L’enquête vient donc de commencer et il est donc très tôt pour tirer des conclusions définitives mais on sait déjà que l’individu était parfaitement intégré, qu’il avait deux métiers assez prestigieux puisqu’il était enseignant en université et développeur de jeux vidéo. Il avait été un modeste contributeur à hauteur de 25 dollars à la campagne présidentielle démocrate de Kamala HARRIS. Rien d’un loup solitaire donc tout d’un opposant politique. Opposant politique c’est bien sûr un droit imprescriptible dans toute démocratie ,il est sain naturel, indispensable qu’il y ait une majorité et une opposition, qu’elle se dispute politiquement parfois sans se faire de cadeau, et pourquoi pas avec une certaine virulence.
La nouveauté dans les démocraties occidentales consiste dans cette mode extrêmement dangereuse de s’en remettre à la violence politique.

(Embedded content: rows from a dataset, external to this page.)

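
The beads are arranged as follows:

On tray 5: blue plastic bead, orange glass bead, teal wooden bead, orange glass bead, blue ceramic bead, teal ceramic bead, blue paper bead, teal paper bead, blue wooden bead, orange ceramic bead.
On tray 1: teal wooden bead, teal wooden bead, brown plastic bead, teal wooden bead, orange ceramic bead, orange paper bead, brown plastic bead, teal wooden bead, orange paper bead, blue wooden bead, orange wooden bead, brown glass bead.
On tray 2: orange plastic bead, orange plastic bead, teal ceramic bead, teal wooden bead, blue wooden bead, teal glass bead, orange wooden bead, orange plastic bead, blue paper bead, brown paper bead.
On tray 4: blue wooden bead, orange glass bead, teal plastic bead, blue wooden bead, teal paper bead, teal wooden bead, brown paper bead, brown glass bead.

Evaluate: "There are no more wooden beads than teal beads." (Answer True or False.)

|wooden beads| = 14.
|teal beads| = 13.
The claim requires 14 ≤ 13, which does not hold.

False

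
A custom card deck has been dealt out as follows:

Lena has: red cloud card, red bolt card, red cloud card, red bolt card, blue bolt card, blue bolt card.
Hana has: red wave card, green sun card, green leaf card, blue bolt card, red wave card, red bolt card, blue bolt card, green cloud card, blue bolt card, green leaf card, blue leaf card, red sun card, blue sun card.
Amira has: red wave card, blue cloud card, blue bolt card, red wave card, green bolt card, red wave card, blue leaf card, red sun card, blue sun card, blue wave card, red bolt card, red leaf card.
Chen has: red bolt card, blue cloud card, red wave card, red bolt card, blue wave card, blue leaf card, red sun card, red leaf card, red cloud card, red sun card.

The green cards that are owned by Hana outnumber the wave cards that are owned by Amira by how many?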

Les réseaux sociaux , certains partis politiques et certains médias commencent par déshumaniser l’adversaire. C’est un fasciste, un nazi ou pour reprendre l’expression des manifestants qui le même soir manifestaient contre Trump, ils le désignaient comme étant le « king » un roi qui met à bas la République.
C’est ce mécanisme de chosification, d’anéantissement de l’humanité de l’autre qui fait effet de détonateur sur certains esprits partisans et les pousse à l’action avec en prime un sentiment de liberté et d’urgence sociale. Si le dirigeant visé est Hitler alors le crime politique est légitime.
Cette dérive a malheureusement touché bien des démocraties et on se souvient de l’assassinat de l’ancien premier ministre de la paisible Suède Olof Palme ou encore de l’assassinat de Ytzhak RABIN des assassinats politiques qui ont été menés avec succès et ont malheureusement conduit à des retournements politiques dans les pays concernés . Dans le passé ces assassinats étaient plutôt commis par l’extrême droite et ils étaient épisodiques.
Aujourd’hui les choses ont changé et ce sont souvent des hommes de gauche qui passent à l’acte comme ce fut le cas pour les dernières tentatives d’assassinat concernant TRUMP.
En France nous sommes dans ce crescendo de la violence . On a vu le député LFI Thomas PORTE mettre le pied sur un ballon à l’effigie du ministre du travail , une violence symbolique caractérisée.
On a vu Jérome Guedj devant être exfiltré en catastrophe de manifestations de ses amis politiques de gauche parce que sa sécurité était en danger et qu’il était menacé par des torrents d’injures antisémites. Le nombre de personnalités politiques qui doivent faire l’objet d’une protection policière est en constante augmentation.
Pour le moment, en France on en est à la violence symbolique mais ne nous y trompons pas du symbole à l’acte il n’y a qu’un pas.
Cette violence s’est répandue dans toute la société et elle est devenue l’un des problèmes de l’heure une proposition que l’on peut faire ici serait de ne jamais cautionner la violence politique d’où qu’elle vienne.
Si tous les défenseurs de la démocratie ne s’unissent pas pour mettre hors jeu la violence politique et ne rien lui céder , cette violence finira par triompher.